Make sure you check out their work, you will not be disappointed: uncivilreligion.org



Guests Bio:
Michael J. Altman is Associate Professor in the Department of Religious Studies at the University of Alabama and Project Director of Uncivil Religion.

Michael J. Altman received his Ph.D. in American Religious Cultures from Emory University. His areas of interest are American religious history, colonialism, theory and method in the study of religion, and Asian religions in American culture. Trained in the field of American religious cultures, he is interested in the ways religion is constructed through difference, conflict, and contact.

Jerome Copulsky is a consulting scholar at the National Museum of American History’s Center for the Understanding of Religion in American History and Project Director of Uncivil Religion.
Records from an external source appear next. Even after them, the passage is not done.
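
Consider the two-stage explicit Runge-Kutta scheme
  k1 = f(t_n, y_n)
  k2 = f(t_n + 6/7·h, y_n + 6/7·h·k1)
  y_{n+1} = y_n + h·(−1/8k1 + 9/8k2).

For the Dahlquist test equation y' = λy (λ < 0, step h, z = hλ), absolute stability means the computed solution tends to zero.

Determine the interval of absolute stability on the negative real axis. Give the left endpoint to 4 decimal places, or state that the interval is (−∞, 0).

z∈(-1.0370,0).

With y'=λy (z=hλ):
  k1=λy_n ⇒ h·k1=z·y_n;  k2=λ(1+6/7z)y_n ⇒ h·k2=z(1+6/7z)y_n
  y_{n+1}/y_n = 1 − 1/8z + 9/8z(1+6/7z) = 1 + z + 27/28z²
  R(z) = 1 + z + 27/28z².

Find x<0 with |R(x)|<1.
x=-0.58: |R|=0.7444
R=1: x+27/28x²=0 ⇒ x=−28/27=-1.0370; min R=1−1/(4·27/28)=0.7407>−1
Confirm numerically:
  x=-0.954: |R|=0.92361 <1
  x=-0.860: |R|=0.85319 <1
  x=-0.819: |R|=0.82781 <1
  x=-1.256: |R|=1.26520 >1
  x=-1.160: |R|=1.13754 >1
  x=-1.127: |R|=1.09777 >1
Stable set (-1.0370, 0).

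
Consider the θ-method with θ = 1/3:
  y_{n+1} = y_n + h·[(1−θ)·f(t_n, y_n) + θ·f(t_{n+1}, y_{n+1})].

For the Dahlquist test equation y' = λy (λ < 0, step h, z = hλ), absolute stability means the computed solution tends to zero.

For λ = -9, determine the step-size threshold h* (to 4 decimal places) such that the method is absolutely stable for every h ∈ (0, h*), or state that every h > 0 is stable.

(-6.0000,0); λ=-9 ⇒ h* = (6)/9 = 0.6667.

Test eqn y'=λy, z=hλ:
  y_{n+1} = y_n + z·[2/3·y_n + 1/3·y_{n+1}] ⇒ (1 − 1/3z)y_{n+1} = (1 + 2/3z)y_n
  R(z) = (1 + 2/3z)/(1 − 1/3z).

Find x<0 with |R(x)|<1.
x=-1.19: |R|=0.1480
R=−1: 1+2/3x = −1+1/3x ⇒ -1/3x=2 ⇒ x=2/(-1/3)=-6.0000
Confirm numerically:
  x=-5.089: |R|=0.88738 <1
  x=-3.894: |R|=0.69452 <1
  x=-3.318: |R|=0.57550 <1
  x=-6.547: |R|=1.05730 >1
  x=-6.326: |R|=1.03496 >1
Stable set (-6.0000, 0).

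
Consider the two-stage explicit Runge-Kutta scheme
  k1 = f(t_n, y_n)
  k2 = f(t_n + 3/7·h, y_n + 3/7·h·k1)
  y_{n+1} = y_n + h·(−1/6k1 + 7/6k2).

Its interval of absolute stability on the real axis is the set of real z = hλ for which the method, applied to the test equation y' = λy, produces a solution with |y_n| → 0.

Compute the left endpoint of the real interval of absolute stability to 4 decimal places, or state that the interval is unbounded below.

z* = -2.0000.

With y'=λy (z=hλ):
  k1=λy_n ⇒ h·k1=z·y_n;  k2=λ(1+3/7z)y_n ⇒ h·k2=z(1+3/7z)y_n
  y_{n+1}/y_n = 1 − 1/6z + 7/6z(1+3/7z) = 1 + z + 1/2z²
  ⇒ R(z) = 1 + z + 1/2z².

Solve |R(x)|<1 on ℝ⁻.
x=-0.67: |R|=0.5544
R=1: x+1/2x²=0 ⇒ x=−2=-2.0000; min R=1−1/(4·1/2)=0.5000>−1
Confirm numerically:
  x=-1.877: |R|=0.88456 <1
  x=-1.715: |R|=0.75561 <1
  x=-1.537: |R|=0.64418 <1
  x=-1.505: |R|=0.62751 <1
  x=-2.359: |R|=1.42344 >1
  x=-2.323: |R|=1.37516 >1
Stable set (-2.0000, 0).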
Jerome Copulsky, a scholar in residence at American University and a Berkley Center research fellow, specializes in modern Western religious thought, political theory, and church/state issues. He is currently working on a project on American civil religion and its discontents. From 2016 to 2017, he was the American Academy of Religion/Luce Fellow and senior advisor at the U.S. Department of State's Office of Religion and Global Affairs. He previously directed the Judaic Studies programs at Goucher College and Virginia Tech, and also taught at the University of Massachusetts (Amherst) and Indiana University. His scholarly work has been published in the Journal of the American Academy of Religion, the Journal of Religion, Political Theology, and Perspectives on Political Science, with essays in Political Theology for a Plural Age (2013) and Judaism, Liberalism, and Political Theology (2013).